1. First Complete Design: This work provides the first full kinematic and optical design for a CBS-based gamma source across all four FCC-ee operating modes, validated by full QED simulations using the CAIN code.
2. Optical and Kinematic Optimization: The paper defines the specific laser parameters, collimator geometries, and beamline configurations required to achieve photon energies up to $\omega_{max} = 148$ GeV while maintaining parasitic operation.
3. Event-Level Polarization Strategy: It establishes a methodology where the collimator acts solely as a radiation envelope and shower cleaner, while a pair spectrometer performs the critical task of selecting the highly polarized Compton-edge band, overcoming the limitations of geometric filtering.
4. Quantitative Sensitivity Projections: The authors calculate the projected sensitivity to $\Delta g(x)/g(x)$, including detailed statistical and systematic error budgets, and compare these projections against existing world data.

Results

• Photon Beam Characteristics: The facility produces polarized photon beams with energies ranging from 37 GeV (Z mode) to 148 GeV ($t\bar{t}$ mode). The operational laser pulse energies are in the millijoule range (0.39–1.56 mJ).
• Event Yields: The projected annual yield of polarized open-charm events ranges from $1.2 \times 10^8$ ($t\bar{t}$ mode) to $7.0 \times 10^9$ (Z mode).
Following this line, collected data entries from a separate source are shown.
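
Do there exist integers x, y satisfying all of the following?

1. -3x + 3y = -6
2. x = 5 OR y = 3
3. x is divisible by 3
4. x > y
No

A contradictory subset is {-3x + 3y = -6, x = 5 OR y = 3, x is divisible by 3}. No integer assignment can satisfy these jointly:

  - -3x + 3y = -6: is a linear equation tying the variables together
  - x = 5 OR y = 3: forces a choice: either x = 5 or y = 3
  - x is divisible by 3: restricts x to multiples of 3

Split on the disjunction (x = 5 OR y = 3):
  • If x = 5: this contradicts the divisibility constraint — 5 is not a multiple of 3.
  • If y = 3: with y = 3, writing x = 3x', every remaining term of the linear equation is divisible by 9, so the left side is ≡ 0 (mod 9); but the right side -15 ≡ 3 (mod 9). No integers can satisfy it.
Both branches are infeasible, so the system has no integer solution.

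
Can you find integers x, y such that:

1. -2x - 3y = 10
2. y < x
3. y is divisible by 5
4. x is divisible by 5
Yes

Take x = 10, y = -10. Substituting into each constraint:
  (1) -2(10) - 3(-10) = 10 ✓
  (2) -10 < 10 ✓
  (3) -10 = 5 × -2, remainder 0 ✓
  (4) 10 = 5 × 2, remainder 0 ✓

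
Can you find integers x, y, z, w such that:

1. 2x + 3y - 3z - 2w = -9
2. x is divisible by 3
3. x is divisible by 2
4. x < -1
Yes

Take x = -6, y = 0, z = -1, w = 0. Substituting into each constraint:
  (1) 2(-6) + 3(0) - 3(-1) - 2(0) = -9 ✓
  (2) -6 = 3 × -2, remainder 0 ✓
  (3) -6 = 2 × -3, remainder 0 ✓
  (4) -6 < -1 ✓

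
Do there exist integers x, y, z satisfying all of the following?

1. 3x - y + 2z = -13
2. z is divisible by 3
Yes

Take x = 0, y = 13, z = 0. Substituting into each constraint:
  (1) 3(0) + (-13) + 2(0) = -13 ✓
  (2) 0 = 3 × 0, remainder 0 ✓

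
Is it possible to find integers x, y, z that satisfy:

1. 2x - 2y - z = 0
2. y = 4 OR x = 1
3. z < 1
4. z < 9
Yes

Take x = 1, y = 1, z = 0. Substituting into each constraint:
  (1) 2(1) - 2(1) + 0 = 0 ✓
  (2) x = 1, target 1 ✓ (second branch holds)
  (3) 0 < 1 ✓
  (4) 0 < 9 ✓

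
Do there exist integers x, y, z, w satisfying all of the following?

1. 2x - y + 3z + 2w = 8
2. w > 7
Yes

Take x = -4, y = 0, z = 0, w = 8. Substituting into each constraint:
  (1) 2(-4) + 0 + 3(0) + 2(8) = 8 ✓
  (2) 8 > 7 ✓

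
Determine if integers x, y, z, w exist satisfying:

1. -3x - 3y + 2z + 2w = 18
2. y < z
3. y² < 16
Yes

Take x = 0, y = 0, z = 1, w = 8. Substituting into each constraint:
  (1) -3(0) - 3(0) + 2(1) + 2(8) = 18 ✓
  (2) 0 < 1 ✓
  (3) y² = (0)² = 0, and 0 < 16 ✓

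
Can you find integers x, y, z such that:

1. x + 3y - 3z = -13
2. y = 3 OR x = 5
Yes

Take x = 5, y = 0, z = 6. Substituting into each constraint:
  (1) 5 + 3(0) - 3(6) = -13 ✓
  (2) x = 5, target 5 ✓ (second branch holds)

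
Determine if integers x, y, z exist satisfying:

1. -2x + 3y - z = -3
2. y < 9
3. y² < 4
Yes

Take x = 3, y = 1, z = 0. Substituting into each constraint:
  (1) -2(3) + 3(1) + 0 = -3 ✓
  (2) 1 < 9 ✓
  (3) y² = (1)² = 1, and 1 < 4 ✓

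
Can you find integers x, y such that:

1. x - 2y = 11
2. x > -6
Yes

Take x = 11, y = 0. Substituting into each constraint:
  (1) 11 - 2(0) = 11 ✓
  (2) 11 > -6 ✓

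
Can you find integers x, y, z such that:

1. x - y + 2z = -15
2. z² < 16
Yes

Take x = 0, y = 15, z = 0. Substituting into each constraint:
  (1) 0 + (-15) + 2(0) = -15 ✓
  (2) z² = (0)² = 0, and 0 < 16 ✓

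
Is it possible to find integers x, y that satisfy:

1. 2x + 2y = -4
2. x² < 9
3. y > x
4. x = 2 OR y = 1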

These yields exceed the total open-charm events accumulated by the COMPASS experiment over its entire polarized program by three to five orders of magnitude.
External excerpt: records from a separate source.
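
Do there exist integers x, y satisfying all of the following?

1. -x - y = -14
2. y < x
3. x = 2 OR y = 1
Yes

Take x = 13, y = 1. Substituting into each constraint:
  (1) (-13) + (-1) = -14 ✓
  (2) 1 < 13 ✓
  (3) y = 1, target 1 ✓ (second branch holds)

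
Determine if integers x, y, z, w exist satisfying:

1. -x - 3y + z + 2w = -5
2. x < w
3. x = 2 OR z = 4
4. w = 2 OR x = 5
Yes

Take x = 1, y = 4, z = 4, w = 2. Substituting into each constraint:
  (1) (-1) - 3(4) + 4 + 2(2) = -5 ✓
  (2) 1 < 2 ✓
  (3) z = 4, target 4 ✓ (second branch holds)
  (4) w = 2, target 2 ✓ (first branch holds)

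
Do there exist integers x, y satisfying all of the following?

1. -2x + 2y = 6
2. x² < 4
Yes

Take x = 0, y = 3. Substituting into each constraint:
  (1) -2(0) + 2(3) = 6 ✓
  (2) x² = (0)² = 0, and 0 < 4 ✓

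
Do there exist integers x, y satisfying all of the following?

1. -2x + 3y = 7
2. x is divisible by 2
Yes

Take x = -2, y = 1. Substituting into each constraint:
  (1) -2(-2) + 3(1) = 7 ✓
  (2) -2 = 2 × -1, remainder 0 ✓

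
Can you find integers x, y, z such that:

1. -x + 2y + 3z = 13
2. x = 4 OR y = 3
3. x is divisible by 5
Yes

Take x = -10, y = 3, z = -1. Substituting into each constraint:
  (1) 10 + 2(3) + 3(-1) = 13 ✓
  (2) y = 3, target 3 ✓ (second branch holds)
  (3) -10 = 5 × -2, remainder 0 ✓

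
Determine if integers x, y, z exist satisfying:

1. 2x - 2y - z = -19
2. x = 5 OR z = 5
Yes

Take x = 5, y = 13, z = 3. Substituting into each constraint:
  (1) 2(5) - 2(13) + (-3) = -19 ✓
  (2) x = 5, target 5 ✓ (first branch holds)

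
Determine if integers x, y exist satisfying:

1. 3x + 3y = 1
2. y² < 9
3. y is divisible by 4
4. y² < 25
No

Even the single constraint (3x + 3y = 1) is infeasible over the integers.

  - 3x + 3y = 1: every term on the left is divisible by 3, so the LHS ≡ 0 (mod 3), but the RHS 1 is not — no integer solution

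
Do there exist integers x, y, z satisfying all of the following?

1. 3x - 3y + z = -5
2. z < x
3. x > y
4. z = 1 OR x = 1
Yes

Take x = 1, y = 0, z = -8. Substituting into each constraint:
  (1) 3(1) - 3(0) + (-8) = -5 ✓
  (2) -8 < 1 ✓
  (3) 1 > 0 ✓
  (4) x = 1, target 1 ✓ (second branch holds)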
• Precision on $\Delta g/g$: The projected total uncertainty on the polarized gluon distribution ratio is $\delta(\Delta g/g)_{tot} \simeq 1.8\text{--}3.0 \times 10^{-2}$. This represents a factor of $\sim 4\text{--}7$ improvement over the total uncertainty of the most precise existing direct measurement (HERMES) and a factor of $\sim 7\text{--}12$ improvement over the COMPASS open-charm NLO result.
• Kinematic Coverage: The facility provides four distinct measurements in the medium-$x$ region ($0.07 \le \langle x \rangle \le 0.19$), a range currently under-constrained and exhibiting tension in global fits.

Significance
The paper claims that the proposed FCC-ee CBS facility would set the dominant constraint on the polarized gluon distribution in the medium-$x$ region. By providing four high-statistics, direct measurements with significantly reduced uncertainties compared to current world data, the facility would offer an independent test capable of resolving the existing tensions between different experimental channels (e.g., COMPASS open-charm vs. RHIC jet data). The authors emphasize that this range is complementary to the low-$x$ reach of the planned Electron–Ion Collider (EIC) and extends well beyond the kinematic coverage of present polarized Deep Inelastic Scattering (DIS) facilities. The work concludes that this setup would constitute a decisive contribution to resolving the "proton spin crisis" by precisely quantifying the gluon's contribution to the proton spin.